Understanding the sine of a sum, such as when we encounter the expression \( \sin (x + \frac{\pi}{4}) \), is crucial for solving trigonometric problems. This expression is based on the sine sum identity, which states:
\[ \sin (\alpha + \beta) = \sin \alpha \cos \beta + \cos \alpha \sin \beta \]
Applying this identity to our given problem, we have:
\[ \sin \left(x + \frac{\pi}{4}\right) = \sin x \cos \frac{\pi}{4} + \cos x \sin \frac{\pi}{4} \]
Since \( \cos \frac{\pi}{4} \), also known as \( \sin \frac{\pi}{4} \), equals \( \frac{\sqrt{2}}{2} \), the equation simplifies to:
\[ \sin \left(x + \frac{\pi}{4}\right) = \frac{\sqrt{2}}{2}\sin x + \frac{\sqrt{2}}{2}\cos x \]
This shows the error in the original equation \( \sin (x + \frac{\pi}{4}) eq \sin x + \sin \frac{\pi}{4} \), because the right side does not consider the product of sine and cosine that comes from the sine sum identity.

To verify a trigonometric equation means to prove that the equation is valid for all permissible values of the variable(s) involved. Verifying is an essential skill, as it allows you to distinguish between identities and non-identities. Here's how verification commonly unfolds:

• Apply known trigonometric identities to simplify the equation.
• Analyze if the simplified expression holds true for all values within the variable's domain.
• If any step fails to prove the identity for all values, then the equation is not an identity.

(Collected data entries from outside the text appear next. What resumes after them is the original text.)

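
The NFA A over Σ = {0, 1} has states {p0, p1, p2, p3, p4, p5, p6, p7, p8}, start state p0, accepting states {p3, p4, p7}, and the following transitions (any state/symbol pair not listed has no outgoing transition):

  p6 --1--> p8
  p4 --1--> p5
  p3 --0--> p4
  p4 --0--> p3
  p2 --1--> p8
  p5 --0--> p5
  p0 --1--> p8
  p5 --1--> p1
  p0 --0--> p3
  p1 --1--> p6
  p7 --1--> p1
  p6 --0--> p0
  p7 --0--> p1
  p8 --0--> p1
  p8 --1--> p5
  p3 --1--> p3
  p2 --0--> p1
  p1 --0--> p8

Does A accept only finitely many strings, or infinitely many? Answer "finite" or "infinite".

infinite

State p8 is reachable from the start and can reach an accepting state, and it lies on the cycle p8 → p1 → p8.
Traversing that cycle any number of times yields accepted strings of unbounded length, so the language is infinite.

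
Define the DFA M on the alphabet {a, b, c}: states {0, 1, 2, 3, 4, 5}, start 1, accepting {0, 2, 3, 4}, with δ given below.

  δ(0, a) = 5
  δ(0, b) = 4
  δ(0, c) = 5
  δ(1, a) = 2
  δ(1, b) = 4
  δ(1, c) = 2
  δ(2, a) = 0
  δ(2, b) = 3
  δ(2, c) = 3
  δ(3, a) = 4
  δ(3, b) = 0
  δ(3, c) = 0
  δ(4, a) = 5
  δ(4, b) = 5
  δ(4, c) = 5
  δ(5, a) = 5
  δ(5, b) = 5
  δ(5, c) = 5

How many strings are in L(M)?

The useful subgraph on states {0, 1, 2, 3, 4} is acyclic, so L(M) is finite; the longest accepting path visits 5 useful states, giving maximum string length 4.
Counting accepting paths from 1 by length: 3 of length 1, 6 of length 2, 14 of length 3, 8 of length 4. Total 31.

31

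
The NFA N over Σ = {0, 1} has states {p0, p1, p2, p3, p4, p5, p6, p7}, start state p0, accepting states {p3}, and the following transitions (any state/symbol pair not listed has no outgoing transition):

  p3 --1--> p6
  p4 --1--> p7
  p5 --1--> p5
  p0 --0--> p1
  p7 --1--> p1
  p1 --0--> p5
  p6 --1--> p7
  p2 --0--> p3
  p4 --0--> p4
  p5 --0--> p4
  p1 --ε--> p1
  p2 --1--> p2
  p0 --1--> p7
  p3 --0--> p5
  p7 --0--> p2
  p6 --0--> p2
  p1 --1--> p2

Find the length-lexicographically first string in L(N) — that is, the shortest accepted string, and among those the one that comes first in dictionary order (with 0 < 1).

010

A breadth-first search from p0 reaches an accepting state first via the path p0 → p1 → p2 → p3 on input 010.
No string of length < 3 is accepted (BFS exhausts all shorter strings without reaching an accepting state), and 010 is the lexicographically least accepting string of length 3.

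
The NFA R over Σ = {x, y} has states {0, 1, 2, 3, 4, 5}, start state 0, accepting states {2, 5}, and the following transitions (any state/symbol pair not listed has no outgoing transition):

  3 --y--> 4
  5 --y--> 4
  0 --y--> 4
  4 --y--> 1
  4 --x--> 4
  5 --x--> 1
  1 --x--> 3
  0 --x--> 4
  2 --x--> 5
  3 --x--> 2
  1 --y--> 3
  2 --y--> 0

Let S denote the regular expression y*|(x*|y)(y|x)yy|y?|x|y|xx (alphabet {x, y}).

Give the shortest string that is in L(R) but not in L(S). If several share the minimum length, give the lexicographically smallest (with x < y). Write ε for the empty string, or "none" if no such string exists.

The string xyxx is accepted by R but not by S.
No shorter string lies in the difference, and xyxx is the lexicographically first length-4 string in L(R) \ L(S).

xyxx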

To verify the original problem's equation, an attempt to simplify it using trigonometric identities should be made. If simplification leads to an equivalent expression on both sides of the equation for all values of \( x \), then the equation is an identity. In our case, once simplified correctly, it's clear that \( \sin (x + \frac{\pi}{4}) \), does not simplify to \( \sin x + \sin \frac{\pi}{4} \). Therefore, we can conclude that the original equation is not an identity.

Graphing is a potent tool for understanding and verifying trigonometric equations. By graphing both sides of an equation separately and comparing the results, we can visually assess whether an equation is an identity. Here are steps to graph functions effectively:

• Ensure a proper scale and viewing window to capture the behavior of the functions.
• Plot each function with careful consideration for key points, like intercepts and maximums/minimums.
• Look for overlaps or distinctions between the graphs.

In the context of our problem, graphing \( \sin (x + \frac{\pi}{4}) \), and \( \sin x + \sin \frac{\pi}{4} \), will clearly show that they do not overlap completely. This visual discrepancy further confirms that the given equation is not an identity. The graph illustrates that the functions disagree, notably where \( x = 0 \), which we highlighted during the verification process. Thus, graphing can be a definitive method for disproving false trigonometric identities.